As marinas de Atenas

O cenário é quase surreal. Sai-se de carro do centro de Atenas, percorre-se uma das longas avenidas que liga a capital grega ao porto do Pireu, vira-se para leste e o que preenche o olhar é um contínuo de marinas ao longo de dezenas de quilómetros, com os seus milhares e milhares de luxuosos iates e veleiros.
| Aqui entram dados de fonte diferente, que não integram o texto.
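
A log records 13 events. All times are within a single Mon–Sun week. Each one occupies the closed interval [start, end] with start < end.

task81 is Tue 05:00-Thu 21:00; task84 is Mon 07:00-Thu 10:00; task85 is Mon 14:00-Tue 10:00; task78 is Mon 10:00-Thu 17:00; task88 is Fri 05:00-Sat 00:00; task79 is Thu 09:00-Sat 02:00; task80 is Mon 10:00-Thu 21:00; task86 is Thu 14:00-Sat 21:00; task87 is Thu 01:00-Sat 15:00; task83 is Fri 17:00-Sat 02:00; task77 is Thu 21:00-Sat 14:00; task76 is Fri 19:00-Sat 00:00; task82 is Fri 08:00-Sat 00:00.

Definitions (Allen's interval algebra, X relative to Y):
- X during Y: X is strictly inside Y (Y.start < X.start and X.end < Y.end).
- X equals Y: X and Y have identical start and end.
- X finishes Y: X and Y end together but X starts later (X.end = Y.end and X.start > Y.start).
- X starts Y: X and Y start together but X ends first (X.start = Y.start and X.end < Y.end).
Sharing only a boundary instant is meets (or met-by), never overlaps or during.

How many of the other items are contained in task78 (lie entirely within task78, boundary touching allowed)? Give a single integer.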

Uma prova de que ainda há muitos milhões disponíveis nas contas bancárias de muitos gregos, ainda que esses euros estejam a salvo nos cofres da banca suíça, nas mãos dos investidores da City de Londres, ou nos obscuros paraísos fiscais das Caraíbas.
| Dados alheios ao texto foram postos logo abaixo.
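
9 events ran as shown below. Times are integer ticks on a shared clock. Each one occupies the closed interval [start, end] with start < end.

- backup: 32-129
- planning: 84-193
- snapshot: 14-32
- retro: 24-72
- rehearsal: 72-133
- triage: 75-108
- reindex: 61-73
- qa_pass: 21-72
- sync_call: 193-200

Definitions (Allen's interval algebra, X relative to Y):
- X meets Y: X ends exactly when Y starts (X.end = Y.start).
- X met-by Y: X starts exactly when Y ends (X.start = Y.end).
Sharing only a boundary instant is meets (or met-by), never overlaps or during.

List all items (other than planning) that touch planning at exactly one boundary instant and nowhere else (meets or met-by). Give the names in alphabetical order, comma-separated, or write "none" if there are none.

sync_call

Target planning = [84, 193].
backup [32, 129] → overlaps → no.
qa_pass [21, 72] → before → no.
rehearsal [72, 133] → overlaps → no.
reindex [61, 73] → before → no.
retro [24, 72] → before → no.
snapshot [14, 32] → before → no.
sync_call [193, 200] → met-by → yes.
triage [75, 108] → overlaps → no.
Result: sync_call.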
Quando, numa das marinas de Faliro, se observa o iate "Aquiles", propriedade de um magnata grego da metalomecânica com residência fiscal no Liechtenstein, devidamente enquadrado num cenário de insultuosa ostentação, é fácil perder a vontade de acreditar que se esteja no mesmo país em que subsiste uma "crise humanitária" que atirou milhões de gregos para o desemprego e a pobreza.
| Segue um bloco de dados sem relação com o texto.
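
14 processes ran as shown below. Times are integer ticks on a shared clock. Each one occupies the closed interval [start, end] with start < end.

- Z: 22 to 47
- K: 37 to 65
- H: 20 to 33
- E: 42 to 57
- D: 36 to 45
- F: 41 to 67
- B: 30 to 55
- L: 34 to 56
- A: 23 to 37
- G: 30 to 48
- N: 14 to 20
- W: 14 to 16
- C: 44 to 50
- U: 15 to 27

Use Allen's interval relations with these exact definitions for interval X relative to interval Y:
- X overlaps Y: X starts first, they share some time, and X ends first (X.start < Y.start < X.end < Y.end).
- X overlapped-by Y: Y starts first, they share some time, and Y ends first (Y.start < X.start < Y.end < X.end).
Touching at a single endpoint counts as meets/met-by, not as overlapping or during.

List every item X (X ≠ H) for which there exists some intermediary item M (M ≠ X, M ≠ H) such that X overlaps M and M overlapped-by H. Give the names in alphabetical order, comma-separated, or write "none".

A, U, Z

Target H = [20, 33].
Intermediaries M with M overlapped-by H: A, B, G, Z.
Via A — items with X overlaps A: U.
Via B — items with X overlaps B: A, Z.
Via G — items with X overlaps G: A, Z.
Via Z — items with X overlaps Z: U.
Union: A, U, Z.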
Não há razão, no entanto, para que a dúvida persista. Não, quando se sabe que a Grécia assistiu à destruição de 25% da sua riqueza durante os cinco anos de um programa de austeridade sem sentido. Não, quando se sabe que quase metade dos jovens do país estão desempregados. Não, quando se sabe que em alguns dos bairros da imensa metrópole ateniense a taxa de desemprego chega aos 60%. Não, quando se sabe que a classe média grega foi empurrada da relativa prosperidade em que vivia (ainda que tivesse pés de barro) para um dia a dia de luta pela sobrevivência. Seria como medir a prosperidade dos portugueses a partir da posição que ocupam, no ranking da "Forbes", milionários como Belmiro de Azevedo, Alexandre Soares dos Santos ou Américo Amorim. Não se pode confundir a árvore com a floresta, mesmo que seja verdade que há muitas "árvores" nas marinas de Atenas.

O que mostram os sinais exteriores de riqueza flutuantes é que o Estado grego, para além de estar falido, é corrupto e ineficaz. Mostram que quanto maior a crise, maior a desigualdade. Por cada iate ou veleiro nas marinas de Atenas há centenas de atenienses desesperados por conseguir pagar o empréstimo da casa, a conta do supermercado ou os medicamentos na farmácia.

A reforma de que a Grécia precisa não é a do corte adicional nas pensões que a Alemanha quer impor, e que não terá outro efeito do que aumentar o desespero e a pobreza. A reforma de que a Grécia precisa vai no sentido da modernização do Estado, da eficácia fiscal e da reestruturação de um dívida que todos sabem ser impossível pagar. Uma reforma impossível se a Europa, como parece ser vontade de Merkel, continuar a apertar o garrote.